The title of this piece is “Sometime in the 1990s the Information Age Begins”. Mackinnon is sometimes so arch that his titles almost negate the requirement of a poem beneath them. At other times, though, such as in “A Grey-Haired Little Lady” – a succinct recollection of meeting CPGB leading light Margot Heinemann (referencing a poem by John Cornfield) – or “When You Died”, a brutally honest dissection of the familial divisions and power plays in evidence at his father’s funeral, the title is a merely a placeholder and the poem itself hits home like a sucker punch.

Such can be said of the collection as a whole. Yes, it’s political. Yes, it’s indignant, angry, and has an axe to grind.

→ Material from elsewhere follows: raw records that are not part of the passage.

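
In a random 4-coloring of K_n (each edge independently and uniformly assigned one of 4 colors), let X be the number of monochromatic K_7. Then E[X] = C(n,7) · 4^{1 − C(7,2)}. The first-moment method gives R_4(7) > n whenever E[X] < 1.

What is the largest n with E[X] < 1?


We need C(n, 7) · 4^{1 − 21} < 1, i.e. C(n, 7) < 4^{21 − 1} = 1099511627776.
Check values of n near the boundary:
  n = 179: C(179, 7) = 1037437234460; 1037437234460 < 1099511627776? YES
  n = 180: C(180, 7) = 1079414463600; 1079414463600 < 1099511627776? YES
  n = 181: C(181, 7) = 1122839183400; 1122839183400 < 1099511627776? NO
  n = 182: C(182, 7) = 1167752750736; 1167752750736 < 1099511627776? NO
The largest n with C(n, 7) < 1099511627776 is n = 180 (where E[X] = 67463403975/68719476736 ≈ 0.98172). Hence R_4(7) > 180, i.e. R_4(7) ≥ 181.

Largest n = 180; hence R_4(7) > 180.


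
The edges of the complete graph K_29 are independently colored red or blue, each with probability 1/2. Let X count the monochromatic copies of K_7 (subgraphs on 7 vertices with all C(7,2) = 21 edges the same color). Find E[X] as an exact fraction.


Let X = Σ_S X_S over the C(29, 7) = 1560780 subsets S of size 7, where X_S = 1 if the K_7 on S is monochromatic.
For a fixed S, the K_7 on S has C(7, 2) = 21 edges. P[all 21 edges red] = (1/2)^21, and likewise for blue, so P[monochromatic] = 2·(1/2)^21 = 2^{1 − 21} = 1/1048576.
By linearity of expectation: E[X] = C(29, 7) · 2^{1 − 21} = 1560780 · 1/1048576 = 390195/262144.
Numerically: E[X] ≈ 1.488.

E[X] = C(29,7)·2^(1−C(7,2)) = 390195/262144 ≈ 1.488.


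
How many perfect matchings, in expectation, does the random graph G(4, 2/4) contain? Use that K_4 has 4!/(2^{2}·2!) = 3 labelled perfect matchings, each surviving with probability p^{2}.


K_4 has 4!/(2^{2}·2!) = 3 labelled perfect matchings.
For each such perfect matching H, let X_H = 1 if all 2 edges of H are present in G. Then P[X_H = 1] = p^{2} = (1/2)^{2} = 1/4.
By linearity: E[X] = Σ_H E[X_H] = 3 · p^{2} = 3 · 1/4 = 3/4.
Numerically: E[X] ≈ 0.75.

E[X] = 3 · (1/2)^{2} = 3/4 ≈ 0.75.


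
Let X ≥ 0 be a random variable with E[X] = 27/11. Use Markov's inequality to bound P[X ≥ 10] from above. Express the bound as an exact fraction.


μ = E[X] = 27/11, a = 10.
Markov: P[X ≥ 10] ≤ μ/a = (27/11)/10 = 27/110.
Numerically: ≈ 0.245.
(Since a = 10 > μ = 2.455, the bound 27/110 is < 1 and informative.)

P[X ≥ 10] ≤ 27/110 ≈ 0.245.


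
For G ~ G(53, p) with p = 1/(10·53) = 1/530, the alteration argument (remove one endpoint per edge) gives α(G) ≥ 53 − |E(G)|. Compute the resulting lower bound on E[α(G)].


E[|E(G)|] = C(53, 2)·p = 1378 · (1/530) = 13/5.
E[α(G)] ≥ n − E[|E(G)|] = 53 − 13/5 = 252/5.
Numerically: ≈ 50.400000.
(This is only a lower bound; the true E[α(G)] may be larger.)

E[α(G)] ≥ 252/5 ≈ 50.400000.


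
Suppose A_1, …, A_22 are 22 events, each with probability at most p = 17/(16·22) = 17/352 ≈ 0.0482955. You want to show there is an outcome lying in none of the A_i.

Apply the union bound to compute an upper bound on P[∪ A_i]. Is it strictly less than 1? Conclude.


Union bound: P[∪_{i=1}^{22} A_i] ≤ Σ_i P[A_i] ≤ 22·p = 22·(17/352) = 17/16.
Numerically: 17/16 ≈ 1.0625000.
Is 17/16 < 1? NO.
Since the bound 17/16 is ≥ 1, the union bound is uninformative here; it does NOT by itself certify existence.

22·p = 17/16 ≈ 1.0625000; existence NOT certified by the union bound.


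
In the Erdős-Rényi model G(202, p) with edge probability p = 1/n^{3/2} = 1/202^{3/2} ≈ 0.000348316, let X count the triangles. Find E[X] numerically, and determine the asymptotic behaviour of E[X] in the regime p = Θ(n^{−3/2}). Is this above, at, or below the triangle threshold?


Number of potential triangles: C(202, 3) = 1353400.
Each occurs with probability p³ ≈ (0.000348316)³ ≈ 4.22589632e-11.
By linearity: E[X] = C(202, 3)·p³ ≈ 1353400 · 4.22589632e-11 ≈ 0.000057.
Since α = 3/2 > 1, p = c/n^{3/2} = o(1/n) is below the triangle threshold p ~ 1/n. Asymptotically E[X] ~ (c³/6)·n^{3(1−α)} = (1³/6)·n^{-1.5} → 0, so by Markov's inequality G has no triangles w.h.p.

E[X] ≈ 0.000057; in regime p = Θ(1/n^{3/2}) E[X] tends to 0 (below the triangle threshold p ~ 1/n).


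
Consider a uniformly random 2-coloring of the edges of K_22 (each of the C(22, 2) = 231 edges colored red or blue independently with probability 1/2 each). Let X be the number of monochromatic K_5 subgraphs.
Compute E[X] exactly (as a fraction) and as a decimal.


Let X = Σ_S X_S over the C(22, 5) = 26334 subsets S of size 5, where X_S = 1 if the K_5 on S is monochromatic.
For a fixed S, the K_5 on S has C(5, 2) = 10 edges. P[all 10 edges red] = (1/2)^10, and likewise for blue, so P[monochromatic] = 2·(1/2)^10 = 2^{1 − 10} = 1/512.
Summing: E[X] = C(22, 5) · 2^{1 − 10} = 26334 · 1/512 = 13167/256.
Numerically: E[X] ≈ 51.433594.

E[X] = C(22,5)·2^(1−C(5,2)) = 13167/256 ≈ 51.433594.


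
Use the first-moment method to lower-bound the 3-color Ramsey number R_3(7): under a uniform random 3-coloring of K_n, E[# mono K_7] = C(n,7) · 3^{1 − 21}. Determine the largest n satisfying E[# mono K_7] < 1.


We need C(n, 7) · 3^{1 − 21} < 1, i.e. C(n, 7) < 3^{21 − 1} = 3486784401.
Check values of n near the boundary:
  n = 76: C(76, 7) = 2186189400; 2186189400 < 3486784401? YES
  n = 77: C(77, 7) = 2404808340; 2404808340 < 3486784401? YES
  n = 78: C(78, 7) = 2641902120; 2641902120 < 3486784401? YES
  n = 79: C(79, 7) = 2898753715; 2898753715 < 3486784401? YES
  n = 80: C(80, 7) = 3176716400; 3176716400 < 3486784401? YES
  n = 81: C(81, 7) = 3477216600; 3477216600 < 3486784401? YES
  n = 82: C(82, 7) = 3801756816; 3801756816 < 3486784401? NO
The largest n with C(n, 7) < 3486784401 is n = 81 (where E[X] = 42928600/43046721 ≈ 0.9972560). Hence R_3(7) > 81, i.e. R_3(7) ≥ 82.

Largest n = 81; hence R_3(7) > 81.


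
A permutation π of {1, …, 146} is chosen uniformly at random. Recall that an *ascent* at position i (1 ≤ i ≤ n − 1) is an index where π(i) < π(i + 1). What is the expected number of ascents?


Write X = Σ X_I over i = 1, …, 145, with X_I the indicator of one ascent.
There are 145 indicators.
For each fixed i, the pair (π(i), π(i+1)) is a uniformly random ordered pair of distinct values from {1, …, 146}; by symmetry P[π(i) < π(i+1)] = 1/2.
By linearity: E[X] = 145 · (1/2) = (146 − 1) · (1/2) = 145/2 ≈ 72.500000.

E[X] = 145/2 = 72.500000.


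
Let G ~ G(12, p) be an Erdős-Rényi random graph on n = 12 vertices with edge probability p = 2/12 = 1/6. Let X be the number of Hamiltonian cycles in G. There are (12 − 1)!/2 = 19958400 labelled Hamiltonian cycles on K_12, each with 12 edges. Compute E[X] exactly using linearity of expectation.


K_12 has (12 − 1)!/2 = 19958400 labelled Hamiltonian cycles.
For each such Hamiltonian cycle H, let X_H = 1 if all 12 edges of H are present in G. Then P[X_H = 1] = p^{12} = (1/6)^{12} = 1/2176782336.
By linearity: E[X] = Σ_H E[X_H] = 19958400 · p^{12} = 19958400 · 1/2176782336 = 1925/209952.
Numerically: E[X] ≈ 0.009169.

E[X] = 19958400 · (1/6)^{12} = 1925/209952 ≈ 0.009169.


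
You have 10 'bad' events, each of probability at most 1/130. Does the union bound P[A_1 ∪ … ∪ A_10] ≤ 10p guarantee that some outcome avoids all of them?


Union bound: P[∪_{i=1}^{10} A_i] ≤ Σ_i P[A_i] ≤ 10·p = 10·(1/130) = 1/13.
Numerically: 1/13 ≈ 0.07692.
Is 1/13 < 1? YES.
Since P[∪ A_i] ≤ 1/13 < 1, the complement has P[∩ A_i^c] ≥ 1 − 1/13 = 12/13 > 0, so some outcome avoids every A_i.

10·p = 1/13 ≈ 0.07692; existence CERTIFIED by the union bound.


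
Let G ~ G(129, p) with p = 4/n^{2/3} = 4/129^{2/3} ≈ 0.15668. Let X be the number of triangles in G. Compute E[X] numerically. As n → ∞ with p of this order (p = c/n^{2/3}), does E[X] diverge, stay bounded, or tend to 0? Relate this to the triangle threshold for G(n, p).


Number of potential triangles: C(129, 3) = 349504.
Each occurs with probability p³ ≈ (0.15668)³ ≈ 3.8459227e-03.
By linearity: E[X] = C(129, 3)·p³ ≈ 349504 · 3.8459227e-03 ≈ 1344.16537.
Since α = 2/3 < 1, p = c/n^{2/3} ≫ 1/n is above the triangle threshold p ~ 1/n. Asymptotically E[X] ~ (c³/6)·n^{3(1−α)} = (4³/6)·n^{1} → ∞; triangles are abundant w.h.p.

E[X] ≈ 1344.16537; in regime p = Θ(1/n^{2/3}) E[X] diverges (above the triangle threshold p ~ 1/n).


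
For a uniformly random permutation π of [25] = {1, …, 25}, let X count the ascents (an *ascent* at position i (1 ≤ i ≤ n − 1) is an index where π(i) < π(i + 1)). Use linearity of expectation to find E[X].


Write X = Σ X_I over i = 1, …, 24, with X_I the indicator of one ascent.
There are 24 indicators.
For each fixed i, the pair (π(i), π(i+1)) is a uniformly random ordered pair of distinct values from {1, …, 25}; by symmetry P[π(i) < π(i+1)] = 1/2.
By linearity: E[X] = 24 · (1/2) = (25 − 1) · (1/2) = 12 ≈ 12.000.

E[X] = 12 = 12.000.


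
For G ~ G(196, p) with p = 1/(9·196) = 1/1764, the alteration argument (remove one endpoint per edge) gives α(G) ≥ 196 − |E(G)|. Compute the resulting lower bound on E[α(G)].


E[|E(G)|] = C(196, 2)·p = 19110 · (1/1764) = 65/6.
E[α(G)] ≥ n − E[|E(G)|] = 196 − 65/6 = 1111/6.
Numerically: ≈ 185.1667.
(This is only a lower bound; the true E[α(G)] may be larger.)

E[α(G)] ≥ 1111/6 ≈ 185.1667.


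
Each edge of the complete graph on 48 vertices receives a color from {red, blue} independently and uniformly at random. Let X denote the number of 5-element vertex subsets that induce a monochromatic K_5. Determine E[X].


Let X = Σ_S X_S over the C(48, 5) = 1712304 subsets S of size 5, where X_S = 1 if the K_5 on S is monochromatic.
For a fixed S, the K_5 on S has C(5, 2) = 10 edges. P[all 10 edges red] = (1/2)^10, and likewise for blue, so P[monochromatic] = 2·(1/2)^10 = 2^{1 − 10} = 1/512.
By linearity of expectation: E[X] = C(48, 5) · 2^{1 − 10} = 1712304 · 1/512 = 107019/32.
Numerically: E[X] ≈ 3344.3438.

E[X] = C(48,5)·2^(1−C(5,2)) = 107019/32 ≈ 3344.3438.


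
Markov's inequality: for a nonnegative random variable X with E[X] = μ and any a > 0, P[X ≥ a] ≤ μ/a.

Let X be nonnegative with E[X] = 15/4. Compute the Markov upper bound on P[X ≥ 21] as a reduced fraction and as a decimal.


μ = E[X] = 15/4, a = 21.
Markov: P[X ≥ 21] ≤ μ/a = (15/4)/21 = 5/28.
Numerically: ≈ 0.178571.
(Since a = 21 > μ = 3.750000, the bound 5/28 is < 1 and informative.)

P[X ≥ 21] ≤ 5/28 ≈ 0.178571.


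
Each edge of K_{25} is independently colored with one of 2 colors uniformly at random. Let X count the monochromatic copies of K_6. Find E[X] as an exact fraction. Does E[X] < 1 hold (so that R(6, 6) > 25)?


E[X] = C(25, 6) · 2^{1 − 15} = 177100 · 2^{−14} = 177100/16384.
As a reduced fraction: E[X] = 44275/4096 ≈ 10.8093262.
Is E[X] < 1? NO.
Since E[X] ≥ 1, the first-moment bound is inconclusive at n = 25; it does NOT by itself certify R(6, 6) > 25.

E[X] = 44275/4096 ≈ 10.8093262; E[X] ≥ 1; first-moment method inconclusive here.


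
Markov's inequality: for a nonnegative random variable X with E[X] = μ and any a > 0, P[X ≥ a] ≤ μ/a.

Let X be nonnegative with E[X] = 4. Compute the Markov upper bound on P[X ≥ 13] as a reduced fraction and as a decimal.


μ = E[X] = 4, a = 13.
Markov: P[X ≥ 13] ≤ μ/a = (4)/13 = 4/13.
Numerically: ≈ 0.307692.
(Since a = 13 > μ = 4.000000, the bound 4/13 is < 1 and informative.)

P[X ≥ 13] ≤ 4/13 ≈ 0.307692.


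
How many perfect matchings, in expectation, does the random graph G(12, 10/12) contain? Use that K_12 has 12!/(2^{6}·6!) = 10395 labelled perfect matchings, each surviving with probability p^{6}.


K_12 has 12!/(2^{6}·6!) = 10395 labelled perfect matchings.
For each such perfect matching H, let X_H = 1 if all 6 edges of H are present in G. Then P[X_H = 1] = p^{6} = (5/6)^{6} = 15625/46656.
By linearity: E[X] = Σ_H E[X_H] = 10395 · p^{6} = 10395 · 15625/46656 = 6015625/1728.
Numerically: E[X] ≈ 3481.3.

E[X] = 10395 · (5/6)^{6} = 6015625/1728 ≈ 3481.3.


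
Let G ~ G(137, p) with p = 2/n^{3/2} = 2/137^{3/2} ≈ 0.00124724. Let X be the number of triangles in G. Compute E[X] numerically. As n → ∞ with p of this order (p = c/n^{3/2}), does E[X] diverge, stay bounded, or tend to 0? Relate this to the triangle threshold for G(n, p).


Number of potential triangles: C(137, 3) = 419220.
Each occurs with probability p³ ≈ (0.00124724)³ ≈ 1.94020418e-09.
By linearity: E[X] = C(137, 3)·p³ ≈ 419220 · 1.94020418e-09 ≈ 0.000813.
Since α = 3/2 > 1, p = c/n^{3/2} = o(1/n) is below the triangle threshold p ~ 1/n. Asymptotically E[X] ~ (c³/6)·n^{3(1−α)} = (2³/6)·n^{-1.5} → 0, so by Markov's inequality G has no triangles w.h.p.

E[X] ≈ 0.000813; in regime p = Θ(1/n^{3/2}) E[X] tends to 0 (below the triangle threshold p ~ 1/n).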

But Mackinnon never loses sight of the personal. “Questions” employs the breathless onrush of a child’s demand for answers to highlight the unthinking brutality of the adult world. “Caption Without Photo” flips the sacrosanctity of the family unit on its head and reverse-engineers the schisms and conflicts of that selfsame adult world to the terrifyingly vulnerable mindscape of childhood.

Mackinnon’s own childhood is so inescapably mapped onto the psychological fall-out of World War 2 – a conflict that lurched into the Cold War via the war in Korea and the fall of French imperialism in Indochina telegraphed by Diap’s triumph at Dienbienphu – that “The Storm Called Progress” was probably inevitable. Mackinnon has lived through the wars and lies and dirty politics of much of the twentieth century and the twenty-first’s ignominious showing thus far. And he kicks against it, challenging the policy-makers at fault and hymning the memories of those crushed by the war machine. He is the poet our bartered and divided age is crying out for.